Accurate, easy to setup, no maintenance required, but UI needs to improve.
April 29, 2019
Accurate, easy to setup, no maintenance required, but UI needs to improve.
Score 8 out of 10
Vetted Review
Verified User
Software Version
USM Anywhere (SaaS)
Overall Satisfaction with AlienVault USM
USM being used for our whole organization. It is deployed via sensor on various regions to capture in/out data for monitoring potential risk. We use USM as a centered logger and analysis system also collecting data from firewall/VPN, Office365, Crowstrike and others. It's convenient to integrate various plugins for gathering data/alert from different clouds/platforms. The whole system setup is pretty straightforward and not difficult to use
- Risk analysis is accurate. Cloud-based rule update means less hassle.
- Integrated plugins help centralize log/alert into one system.
- Filter/suppress rule is very easy to set. Easy to fit to our current traffic pattern.
- It's a pain to check each individual alert for detail, I wish there was a popup window or something similar to quickly go through each unusual alert.
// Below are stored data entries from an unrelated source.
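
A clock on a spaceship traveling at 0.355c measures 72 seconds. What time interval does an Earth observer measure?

Proper time Δt₀ = 72 seconds
γ = 1/√(1 - 0.355²) = 1.0697
Δt = γΔt₀ = 1.0697 × 72 = 77.02 seconds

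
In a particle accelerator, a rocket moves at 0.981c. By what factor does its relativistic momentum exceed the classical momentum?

p_rel = γmv, p_class = mv
Ratio = γ = 1/√(1 - 0.981²)
= 1/√(0.037639) = 5.154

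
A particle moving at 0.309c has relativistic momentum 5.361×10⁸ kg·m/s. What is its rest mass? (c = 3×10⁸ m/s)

γ = 1/√(1 - 0.309²) = 1.0515
v = 0.309 × 3×10⁸ = 9.270×10⁷ m/s
m = p/(γv) = 5.361×10⁸/(1.0515 × 9.270×10⁷) = 5.500 kg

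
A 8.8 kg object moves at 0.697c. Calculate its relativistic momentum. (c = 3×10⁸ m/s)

γ = 1/√(1 - 0.697²) = 1.3946
v = 0.697 × 3×10⁸ = 2.091×10⁸ m/s
p = γmv = 1.3946 × 8.8 × 2.091×10⁸ = 2.566×10⁹ kg·m/s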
- The UI seems not that efficient, and a little bit slow in my opinion.
- I wish we had a Kibana-like quick search criteria change function, click and go.
I believe USM is also using Suricata as a nids-based engine. The advantage of using USM is that they provide trouble free with cloud-based rule management/update. Plus USM integrates various plugins that are able to integrate many systems into one platform. A lot less trouble to source logs from a variety of systems.